President George W Bush said today the United States would stand its ground in Iraq despite a new videotape threatening attacks from al-Qaeda's second-in-command Ayman al-Zawahri whose ideology he dismissed as "dark, dim, backwards."
At a joint news conference with Colombian President Alvaro Uribe at Mr Bush's ranch, the president said al-Zawahri's videotape, which threatened attacks on the United States and Britain, made clear that Iraq is part of the war on terrorism.
"He's saying, you know, leave ... as I have told the American people, the people like al-Zawahri have a ideology that is dark, dim, backwards," Mr Bush said. "He's threatening. They have come up against a nation that will defend itself."
He added: "We will stay the course, we will complete the job in Iraq."
US officials were working to authenticate the videotape as that of the al-Qaeda deputy to Osama bin Laden but they were assuming it was him.
The mounting US toll in Iraq and deadly attacks in the last few days have again raised questions on whether Washington has underestimated the strength of the Iraqi insurgency.
Twenty-eight American soldiers have been killed in the past four days, many of them US Marines from an Ohio-based Marine Reserve unit near Cleveland.
"The people of Brook Park (Ohio) and the family members of those who lost their life, I hope they can take comfort in the fact that millions of their fellow citizens pray for them. I hope they also take comfort in the understanding that the sacrifice was made in a noble cause," Mr Bush said.
A CBS News poll on Wednesday said 55 per cent of Americans did not approve of the way Mr Bush was handling the Iraq war, compared to 41 per cent who approved.

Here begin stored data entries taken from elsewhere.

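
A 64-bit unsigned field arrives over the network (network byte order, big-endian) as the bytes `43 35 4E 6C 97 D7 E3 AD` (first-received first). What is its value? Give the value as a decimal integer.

Big-endian stores the most-significant byte at the lowest address.
The bytes are already most-significant first: 0x43354E6C97D7E3AD.
0x43354E6C97D7E3AD = 4842863202617779117.

4842863202617779117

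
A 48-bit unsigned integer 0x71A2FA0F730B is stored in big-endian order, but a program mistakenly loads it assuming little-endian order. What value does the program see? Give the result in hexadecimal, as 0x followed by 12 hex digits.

0x0B730FFAA271

Stored big-endian, the bytes at ascending addresses are 71 A2 FA 0F 73 0B.
Read back as little-endian, the first byte is least significant, giving 0x0B730FFAA271.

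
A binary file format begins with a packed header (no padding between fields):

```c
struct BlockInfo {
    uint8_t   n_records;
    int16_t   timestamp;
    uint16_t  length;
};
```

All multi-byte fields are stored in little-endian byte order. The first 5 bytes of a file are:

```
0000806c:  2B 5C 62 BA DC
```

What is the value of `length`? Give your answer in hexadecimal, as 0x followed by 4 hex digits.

0xDCBA

`length` follows `n_records` (1 B), `timestamp` (2 B), so it starts at offset 1 + 2 = 3 and occupies 2 bytes.
Bytes at offsets 3..4: BA DC.
In little-endian order the low byte comes first in memory.
Reassemble most-significant byte first: DC BA → 0xDCBA.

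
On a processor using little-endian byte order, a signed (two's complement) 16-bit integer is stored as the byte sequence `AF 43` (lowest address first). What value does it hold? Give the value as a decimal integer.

Little-endian: lowest address holds the least-significant byte.
Reassemble most-significant byte first: 43 AF → 0x43AF.
0x43AF = 17327.

17327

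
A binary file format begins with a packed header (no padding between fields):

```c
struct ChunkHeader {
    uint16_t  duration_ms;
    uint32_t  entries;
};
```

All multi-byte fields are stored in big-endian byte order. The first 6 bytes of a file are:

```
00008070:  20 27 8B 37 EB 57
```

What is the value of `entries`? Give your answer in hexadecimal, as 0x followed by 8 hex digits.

0x8B37EB57

`entries` follows `duration_ms` (2 bytes), so it starts at byte offset 2 and occupies 4 bytes.
Bytes at offsets 2..5: 8B 37 EB 57.
Big-endian stores the most-significant byte at the lowest address.
The bytes are already most-significant first: 0x8B37EB57.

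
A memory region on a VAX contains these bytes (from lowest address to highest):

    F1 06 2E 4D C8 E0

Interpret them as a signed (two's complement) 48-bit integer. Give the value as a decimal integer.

Little-endian stores the least-significant byte at the lowest address.
Reassemble most-significant byte first: E0 C8 4D 2E 06 F1 → 0xE0C84D2E06F1.
Top bit is set, so as a signed 48-bit value this is 0xE0C84D2E06F1 − 2^48 = -34324083767567.

-34324083767567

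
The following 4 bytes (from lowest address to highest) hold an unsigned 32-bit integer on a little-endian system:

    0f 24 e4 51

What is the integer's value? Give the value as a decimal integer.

Little-endian: lowest address holds the least-significant byte.
Reassemble most-significant byte first: 51 E4 24 0F → 0x51E4240F.
0x51E4240F = 1373905935.

1373905935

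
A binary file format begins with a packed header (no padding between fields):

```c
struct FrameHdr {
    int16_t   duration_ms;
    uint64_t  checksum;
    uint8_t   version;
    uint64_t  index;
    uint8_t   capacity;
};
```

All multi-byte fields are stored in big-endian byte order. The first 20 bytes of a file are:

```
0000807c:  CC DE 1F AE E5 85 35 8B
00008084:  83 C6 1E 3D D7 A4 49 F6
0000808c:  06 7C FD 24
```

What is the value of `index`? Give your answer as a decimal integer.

`index` follows `duration_ms` (2 B), `checksum` (8 B), `version` (1 B), so it starts at offset 2 + 8 + 1 = 11 and occupies 8 bytes.
Bytes at offsets 11..18: 3D D7 A4 49 F6 06 7C FD.
Big-endian: lowest address holds the most-significant byte.
The bytes are already most-significant first: 0x3DD7A449F6067CFD.
0x3DD7A449F6067CFD = 4456210993873583357.

4456210993873583357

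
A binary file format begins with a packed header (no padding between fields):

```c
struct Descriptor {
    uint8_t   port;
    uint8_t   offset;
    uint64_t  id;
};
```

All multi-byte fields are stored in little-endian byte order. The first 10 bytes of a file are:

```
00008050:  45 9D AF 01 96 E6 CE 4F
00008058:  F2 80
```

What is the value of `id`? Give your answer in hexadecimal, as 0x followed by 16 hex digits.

0x80F24FCEE69601AF

`id` follows `port` (1 B), `offset` (1 B), so it starts at offset 1 + 1 = 2 and occupies 8 bytes.
Bytes at offsets 2..9: AF 01 96 E6 CE 4F F2 80.
Little-endian stores the least-significant byte at the lowest address.
Reassemble most-significant byte first: 80 F2 4F CE E6 96 01 AF → 0x80F24FCEE69601AF.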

Forty-six per cent of Americans believed Mr Bush should decrease the number of US troops there, and 59 per cent said the war has not been worth the cost in lives and money.

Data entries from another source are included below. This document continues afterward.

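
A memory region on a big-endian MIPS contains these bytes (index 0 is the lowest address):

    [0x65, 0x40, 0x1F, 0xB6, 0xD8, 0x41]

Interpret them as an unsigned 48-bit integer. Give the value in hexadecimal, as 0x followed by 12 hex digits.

0x65401FB6D841

Big-endian: lowest address holds the most-significant byte.
The bytes are already most-significant first: 0x65401FB6D841.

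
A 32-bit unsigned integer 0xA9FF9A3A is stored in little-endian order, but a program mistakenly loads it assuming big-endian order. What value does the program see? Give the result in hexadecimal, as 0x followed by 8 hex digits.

Stored little-endian, the bytes at ascending addresses are 3A 9A FF A9.
Read back as big-endian, the last byte is least significant, giving 0x3A9AFFA9.

0x3A9AFFA9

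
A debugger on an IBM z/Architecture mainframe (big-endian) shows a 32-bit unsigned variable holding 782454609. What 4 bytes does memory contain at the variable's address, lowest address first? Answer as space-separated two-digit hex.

2E A3 4F 51

782454609 in hexadecimal, padded to 32 bits, is 0x2EA34F51.
Split into bytes (most-significant first): 2E A3 4F 51.
In big-endian order the high byte comes first in memory.
So the memory order matches the most-significant-first order: 2E A3 4F 51.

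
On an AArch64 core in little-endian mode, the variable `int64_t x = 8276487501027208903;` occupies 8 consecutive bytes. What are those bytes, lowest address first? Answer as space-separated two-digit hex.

8276487501027208903 in hexadecimal, padded to 64 bits, is 0x72DBFD880EAFEEC7.
Split into bytes (most-significant first): 72 DB FD 88 0E AF EE C7.
In little-endian order the low byte comes first in memory.
So at ascending addresses the bytes are C7 EE AF 0E 88 FD DB 72.

C7 EE AF 0E 88 FD DB 72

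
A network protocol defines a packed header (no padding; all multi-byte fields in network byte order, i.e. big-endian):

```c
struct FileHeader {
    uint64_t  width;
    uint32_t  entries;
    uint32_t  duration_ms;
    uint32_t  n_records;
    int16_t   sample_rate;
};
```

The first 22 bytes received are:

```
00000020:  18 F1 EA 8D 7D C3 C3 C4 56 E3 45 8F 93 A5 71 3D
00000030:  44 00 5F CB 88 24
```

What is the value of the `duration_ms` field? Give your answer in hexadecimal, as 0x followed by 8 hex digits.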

Mr Bush said al-Zawahri and his followers want to drive the United States out of the broader Middle East and spread their own ideology and "impose their dark vision on the world."
"The Iraqis want to live in a free society. Al-Zawahiri doesn't want them to live in a free society. And that's the clash of ideologies: freedom versus tyranny," he said.
"We have had these kinds of clashes before and we have prevailed. We have prevailed because we're right. We have prevailed because we adhere to a hopeful philosophy. And we have prevailed because we would not falter," he said.
Mr Bush said US troops would remain in Iraq until Iraqis are sufficiently trained to defend themselves, as usual giving no timetable for this other than to say troops would return as soon as possible.